25 Mayıs 2012 Cuma

Endemizm

Bir bitkinin yayılış alanına o bitkinin “areali” denir. Yayılış alanı geniş olan bitkiye “Kozmopolit”, dar olana yani yer yüzünün belirli ve dar bir bölgesinde doğal olarak yetişen bitkiye de “Endemik” bitki denir. Endemik Yunanca Endos-yerli kelimesinden gelir.Buna göre Endemizm: Bir bitki, türünün dar bir bölgede sınırlanmış halde bulunmasıdır.
Yani bu deyim, belirli bir bölgeye veya ülkeye özgü bitki taksonu (Subsp. Species, Genus, Familya gibi) için kullanılır.

Bir bitkinin ülkemiz için endemik olduğu söylendiğinde, bitki ister dar bir bölgede, ister Türkiye’nin büyük bir kesiminde yayılmış olsun, söz konusu endemik takson ülkemiz sınırları içerisinde düşünülmelidir. Yayılış alanı Türkiye’nin dışına taşmayan bitkiler endemik olarak anılmalıdır.

Bir endemik bitkinin yayılış alanının genişliği değişik büyüklüklerde olabilir. Örneğin, Lysimachia minoricensis (Primulaceae) yalnızca Minorka adasında birkaç m2 lik bir alanı kaplar. Buna karşılık yurdumuz için endemik olan bir takson ise km2 lerce yer kaplayabilir.  Fakat bir kıta için endemik türler olamaz. Çünkü endemikler bir kıtanın her yerinde yayılış göstermeyip, kıta içerisindeki bir dağ, dağ sırası veya herhangi bir bölgede bulunurlar. Ayrıca bir kıtanın veya bölgenin ancak belli kesimleri endemizm açısından ilginç olabilir. Örneğin Yeryüzünde Afrika’nın güneyi (Kap bölgesi), Hawai Adaları, Madagaskar, yurdumuzda ise  Güneybatı Anadolu, Toroslar, Tuz Gölü çevresi,  Çankırı ve Sivas yöreleri endemik türler yönünden zengin olan yerlerdir.

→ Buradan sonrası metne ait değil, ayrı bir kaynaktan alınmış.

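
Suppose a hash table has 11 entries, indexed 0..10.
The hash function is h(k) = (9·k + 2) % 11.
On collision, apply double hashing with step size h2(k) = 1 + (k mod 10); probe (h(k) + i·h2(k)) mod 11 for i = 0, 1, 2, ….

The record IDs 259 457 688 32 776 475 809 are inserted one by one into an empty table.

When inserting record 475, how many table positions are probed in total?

259 hashes to 1; slot 1 is free → place at 1.
457 hashes to 1, h2=8; 1 taken → place at 9.
688 hashes to 1, h2=9; 1 taken → place at 10.
32 hashes to 4; slot 4 is free → place at 4.
776 hashes to 1, h2=7; 1 taken → place at 8.
475 hashes to 9, h2=6; 9,4,10 taken → place at 5.
809 hashes to 1, h2=10; 1 taken → place at 0.
Table: [809, 259, ., ., 32, 475, ., ., 776, 457, 688]

4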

Endemizm, floristik bölgeleri tanımak ve o yerin floristik özelliklerini tayin etmek açısından oldukça önemli bir kriterdir. Belli bir floristik bölgeye has endemikler  bir araya gelerek floristik bölge sınırını oluştururlar.

Endemizm Çeşitleri

Endemik bitkiler başlıca iki grup altında incelenebilir.

1. Paleoendemikler (Relikt, Konservatif endemikler)

2. Neoendemikler    (Mikro, Progresif endemikler)

1. Paleoendemikler: Bu tür bitkiler jeolojik devirlerde geniş yayılma göstermiş ve bir değişime uğramadan günümüze kadar gelmiş ancak bugün yayılış alanları oldukça daralmış ve sınırlanmış olan endemiklerdir. Eskiden tüm Kuzey yarımkürede yayılış gösteren ancak  günümüzde sadece Kuzey Amerika’nın batı kesimlerinde yetişen Sequoia (Mamut ağacı)  türleri, III. zamanda geniş bir areale sahip olan bugün ise sadece Çin’nin dağlık kesimlerine sıkışıp kalan Ginko biloba bitkisi paleoendemiklere örnek olarak gösterilebilir. Ayrıca ülkemizde Muğla çevresinde bulunan Liquidambar orientalis bitkisi de Tersiyerde Avrupa ve Asya’nın geniş bir bölümünde yayılış göstermiş bu tip bir endemiktir.

2. Neoendemikler: Evrim sonucu meydana gelmiş, yani değişime uğramış kökeni eskilere dayanmayan endemik bitkilerdir. Çoğunlukla tür ve tür altı taksonları içerirler ve birbirlerinden çok az farklarla ayrılırlar. bu nedenle bunlara Mikroendemikler de denir. Centaurea karduchorum, C. hakkariensis, Alyssum filiforme ülkemize has neoendemik bitkilerdir.